Editorial Standards

How Anti-Luxury Travel is written, sourced, and corrected.

Editorial mission

This publication was started because most travel writing felt either like a brochure or a performance. We wanted somewhere quieter.

Rejecting the curated, the comfortable, and the commodified. Real travel begins where the guidebook ends. We write for readers suspicious of the curated and the commodified. Fewer posts, longer posts, clearer intent — and no sponsored content, affiliate links, or listicles dressed up as journalism.

Author

Michael Kovnick

Michael Kovnick

Travel Industry Critic & Writer

Michael works inside the travel industry and writes critically about its language, incentives, and assumptions.

How we write

The voice is deliberate: slower, more skeptical, more willing to hold a question open than to resolve it for the sake of a punchy conclusion.

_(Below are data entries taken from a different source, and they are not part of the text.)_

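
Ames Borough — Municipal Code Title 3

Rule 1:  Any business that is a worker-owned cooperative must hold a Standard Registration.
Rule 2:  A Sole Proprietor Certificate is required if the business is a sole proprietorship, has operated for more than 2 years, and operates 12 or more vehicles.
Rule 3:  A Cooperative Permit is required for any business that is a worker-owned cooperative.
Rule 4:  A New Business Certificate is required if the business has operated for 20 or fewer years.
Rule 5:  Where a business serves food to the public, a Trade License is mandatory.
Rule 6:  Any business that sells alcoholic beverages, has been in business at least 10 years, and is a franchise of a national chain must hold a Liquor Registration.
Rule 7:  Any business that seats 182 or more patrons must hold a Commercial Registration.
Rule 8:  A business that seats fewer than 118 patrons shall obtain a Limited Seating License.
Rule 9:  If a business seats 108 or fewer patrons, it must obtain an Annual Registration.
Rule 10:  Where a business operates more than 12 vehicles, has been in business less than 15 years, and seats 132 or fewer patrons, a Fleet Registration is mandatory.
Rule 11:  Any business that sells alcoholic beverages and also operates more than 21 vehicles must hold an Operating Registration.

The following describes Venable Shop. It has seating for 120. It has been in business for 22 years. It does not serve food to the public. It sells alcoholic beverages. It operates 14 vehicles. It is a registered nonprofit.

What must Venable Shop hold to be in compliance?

None

Rule 1: is a registered nonprofit (not: is a worker-owned cooperative) → Standard Registration not required.
Rule 2: is a registered nonprofit (not: is a sole proprietorship); years in business 22 > 2; vehicles 14 ≥ 12 → Sole Proprietor Certificate not required.
Rule 3: is a registered nonprofit (not: is a worker-owned cooperative) → Cooperative Permit not required.
Rule 4: years in business 22 > 20 → New Business Certificate not required.
Rule 5: does not serve food to the public → Trade License not required.
Rule 6: sells alcoholic beverages; years in business 22 ≥ 10; is a registered nonprofit (not: is a franchise of a national chain) → Liquor Registration not required.
Rule 7: seating 120 < 182 → Commercial Registration not required.
Rule 8: seating 120 ≥ 118 → Limited Seating License not required.
Rule 9: seating 120 > 108 → Annual Registration not required.
Rule 10: vehicles 14 > 12; years in business 22 ≥ 15; seating 120 ≤ 132 → Fleet Registration not required.
Rule 11: sells alcoholic beverages; vehicles 14 ≤ 21 → Operating Registration not required.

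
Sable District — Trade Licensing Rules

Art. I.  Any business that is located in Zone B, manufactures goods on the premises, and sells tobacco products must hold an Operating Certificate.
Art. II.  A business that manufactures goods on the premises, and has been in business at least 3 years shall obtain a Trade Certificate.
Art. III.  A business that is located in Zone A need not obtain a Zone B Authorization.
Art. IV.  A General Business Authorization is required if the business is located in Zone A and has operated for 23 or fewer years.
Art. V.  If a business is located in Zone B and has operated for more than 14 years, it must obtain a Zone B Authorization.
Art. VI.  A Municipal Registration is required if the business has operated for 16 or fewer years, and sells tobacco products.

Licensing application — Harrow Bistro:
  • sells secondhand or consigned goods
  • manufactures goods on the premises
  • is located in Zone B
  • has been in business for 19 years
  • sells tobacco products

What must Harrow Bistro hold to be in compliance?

Art. I. is located in Zone B; manufactures goods on the premises; sells tobacco products → Operating Certificate required.
Art. II. manufactures goods on the premises; years in business 19 ≥ 3 → Trade Certificate required.
Art. III. is located in Zone B (not: is located in Zone A) → Zone B Authorization exemption does not apply.
Art. IV. is located in Zone B (not: is located in Zone A); years in business 19 ≤ 23 → General Business Authorization not required.
Art. V. is located in Zone B; years in business 19 > 14 → Zone B Authorization required.
Art. VI. years in business 19 > 16; sells tobacco products → Municipal Registration not required.

Operating Certificate, Trade Certificate, Zone B Authorization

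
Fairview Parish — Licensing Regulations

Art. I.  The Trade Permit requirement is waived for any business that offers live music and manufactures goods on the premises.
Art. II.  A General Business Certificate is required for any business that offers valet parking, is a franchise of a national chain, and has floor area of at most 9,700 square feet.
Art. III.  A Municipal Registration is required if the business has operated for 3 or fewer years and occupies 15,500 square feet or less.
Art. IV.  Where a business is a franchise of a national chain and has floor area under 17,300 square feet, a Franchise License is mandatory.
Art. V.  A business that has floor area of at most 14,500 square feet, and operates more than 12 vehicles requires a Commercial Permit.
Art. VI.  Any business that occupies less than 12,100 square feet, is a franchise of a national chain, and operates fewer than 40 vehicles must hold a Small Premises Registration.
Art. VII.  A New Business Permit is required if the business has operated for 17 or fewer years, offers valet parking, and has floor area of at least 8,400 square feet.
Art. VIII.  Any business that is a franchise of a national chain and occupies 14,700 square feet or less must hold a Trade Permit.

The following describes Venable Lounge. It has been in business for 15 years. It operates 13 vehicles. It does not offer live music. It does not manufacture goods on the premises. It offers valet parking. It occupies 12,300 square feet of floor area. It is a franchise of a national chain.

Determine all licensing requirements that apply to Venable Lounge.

Commercial Permit, Franchise License, New Business Permit, Trade Permit

Art. I. does not offer live music; does not manufacture goods on the premises → Trade Permit exemption does not apply.
Art. II. offers valet parking; is a franchise of a national chain; floor area 12,300 square feet > 9,700 square feet → General Business Certificate not required.
Art. III. years in business 15 > 3; floor area 12,300 square feet ≤ 15,500 square feet → Municipal Registration not required.
Art. IV. is a franchise of a national chain; floor area 12,300 square feet < 17,300 square feet → Franchise License required.
Art. V. floor area 12,300 square feet ≤ 14,500 square feet; vehicles 13 > 12 → Commercial Permit required.
Art. VI. floor area 12,300 square feet ≥ 12,100 square feet; is a franchise of a national chain; vehicles 13 < 40 → Small Premises Registration not required.
Art. VII. years in business 15 ≤ 17; offers valet parking; floor area 12,300 square feet ≥ 8,400 square feet → New Business Permit required.
Art. VIII. is a franchise of a national chain; floor area 12,300 square feet ≤ 14,700 square feet → Trade Permit required.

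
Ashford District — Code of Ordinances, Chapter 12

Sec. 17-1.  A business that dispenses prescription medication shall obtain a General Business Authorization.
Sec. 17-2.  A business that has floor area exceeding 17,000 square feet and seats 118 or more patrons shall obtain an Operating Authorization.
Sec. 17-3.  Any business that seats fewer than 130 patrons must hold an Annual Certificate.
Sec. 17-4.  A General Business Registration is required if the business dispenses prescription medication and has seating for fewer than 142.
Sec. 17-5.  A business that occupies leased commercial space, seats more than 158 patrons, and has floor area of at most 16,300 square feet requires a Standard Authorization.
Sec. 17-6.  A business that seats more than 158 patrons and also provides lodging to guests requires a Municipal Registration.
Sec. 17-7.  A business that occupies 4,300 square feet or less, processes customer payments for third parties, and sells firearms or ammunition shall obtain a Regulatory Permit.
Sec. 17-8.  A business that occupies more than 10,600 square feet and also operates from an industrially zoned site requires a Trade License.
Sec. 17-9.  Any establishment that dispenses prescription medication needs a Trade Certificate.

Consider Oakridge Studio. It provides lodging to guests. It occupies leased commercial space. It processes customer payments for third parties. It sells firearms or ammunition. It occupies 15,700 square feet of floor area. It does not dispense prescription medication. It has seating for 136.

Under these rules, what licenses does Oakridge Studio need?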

  • Firsthand where possible. When we’ve been somewhere, interviewed someone, or tested something ourselves, we say so and ground the piece in specifics.
  • Research where not. When we haven’t, we rely on primary sources, official documents, academic work, or on-the-record interviews — not on other aggregators.
  • Opinion vs. reporting is labeled. Analysis and essay are clearly the author’s view. News, history, and logistics are cited.
  • No sponsorship, no affiliate payments. We don’t accept paid placement, press trips in exchange for coverage, affiliate commissions, or gifts conditioned on favorable writing. If a relationship exists, we disclose it in the article.
  • No listicles, no clickbait, no keyword stuffing. We don’t write “Top 10” articles for traffic, we don’t trade a headline’s honesty for a click, and we don’t pad prose to hit a keyword target.

Sources and citations

When we make a factual claim — a date, a statistic, a law, a historical assertion — we link to a primary source whenever one exists. If a claim isn’t sourced, treat it as the author’s opinion or on-the-ground observation rather than a verified fact. We prefer official documents, academic publications, and reputable reporting to aggregator pages.

AI disclosure

Some articles on Anti-Luxury Travel are drafted with assistance from large language models and then edited, fact-checked, and rewritten for voice by a human editor. We use AI the way an editor uses a good researcher: to gather, to sketch, to speed up the boring parts. Every article is reviewed by a person before publication.

We do not publish AI-generated content unreviewed. If a piece would embarrass us to put our name on after reading it end to end, it doesn’t run. Quotes, statistics, and named claims are verified against real sources before publication, not taken on the model’s word.

Corrections

If you find an error — a misattributed quote, a wrong date, a broken fact, anything — email editorial@antiluxurytravel.com. We correct the article promptly and append a dated correction note so readers can see what changed. Minor typos get fixed silently; substantive errors get logged.

Conflicts of interest

If the author has a material relationship with a person, business, or institution discussed in an article — financial interest, family tie, prior employment, ongoing consulting — we disclose it in the piece. At time of writing, no undisclosed material conflicts are known. If that changes, we update this page and the affected articles.

Independence

Anti-Luxury Travel is independently published. No advertiser, sponsor, platform, or partner has editorial input on what we cover or how we cover it. The only person who signs off on what runs is the editor.